D and E are points on side AB and AC of ∆ABC. DE is parallel to BC. If AD:DB = 1:2 and area of ∆ABC is 45 sq cm, what is the area (in sq cm) of quadrilateral BDEC?

It is given that AD : DB = 1 : 2

Let AD = 1 cm and DB = 2 cm

Let area of $$\triangle$$ ADE = $$x$$ sq cm

In $$\triangle$$ ADE and $$\triangle$$ ABC

$$\angle$$ DAE = $$\angle$$ BAC  (common)

$$\angle$$ ADE = $$\angle$$ ABC   (Alternate interior angles)

$$\angle$$ AED = $$\angle$$ ACB    (Alternate interior angles)

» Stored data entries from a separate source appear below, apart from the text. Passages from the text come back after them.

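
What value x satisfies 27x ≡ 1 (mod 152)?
107

gcd(27, 152) = 1, so the inverse exists.
Extended Euclidean algorithm on (152, 27):
152 = 5 × 27 + 17  ⟹  17 = (1)·152 + (-5)·27
27 = 1 × 17 + 10  ⟹  10 = (-1)·152 + (6)·27
17 = 1 × 10 + 7  ⟹  7 = (2)·152 + (-11)·27
10 = 1 × 7 + 3  ⟹  3 = (-3)·152 + (17)·27
7 = 2 × 3 + 1  ⟹  1 = (8)·152 + (-45)·27
So (-45)·27 ≡ 1 (mod 152), i.e. 27^(-1) ≡ -45 ≡ 107 (mod 152).
Check: 27 × 107 = 2889 ≡ 1 (mod 152)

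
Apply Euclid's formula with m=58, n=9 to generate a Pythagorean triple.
(3283, 1044, 3445)

Euclid's formula: a = m² - n², b = 2mn, c = m² + n²
m = 58, n = 9
a = 58² - 9² = 3364 - 81 = 3283
b = 2 × 58 × 9 = 1044
c = 58² + 9² = 3364 + 81 = 3445
Verification: 3283² + 1044² = 10778089 + 1089936 = 11868025 = 3445² ✓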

=> $$\triangle$$ ADE $$\sim$$ $$\triangle$$ ABC

=> Ratio of Area of $$\triangle$$ ADE : Area of $$\triangle$$ ABC = Ratio of square of corresponding sides = $$(AD)^2$$ : $$(AB)^2$$

= $$\frac{(1)^2}{(1 + 2)^2} = \frac{x}{(45)}$$

=> $$\frac{x}{45} = \frac{1}{9}$$

=> $$x=\frac{45}{9}=5$$

$$\therefore$$ Area of quadrilateral BDEC = ar($$\triangle$$ ABC) - ar($$\triangle$$ ADE)

= $$45-5=40$$ $$cm^2$$

=> Ans - (B)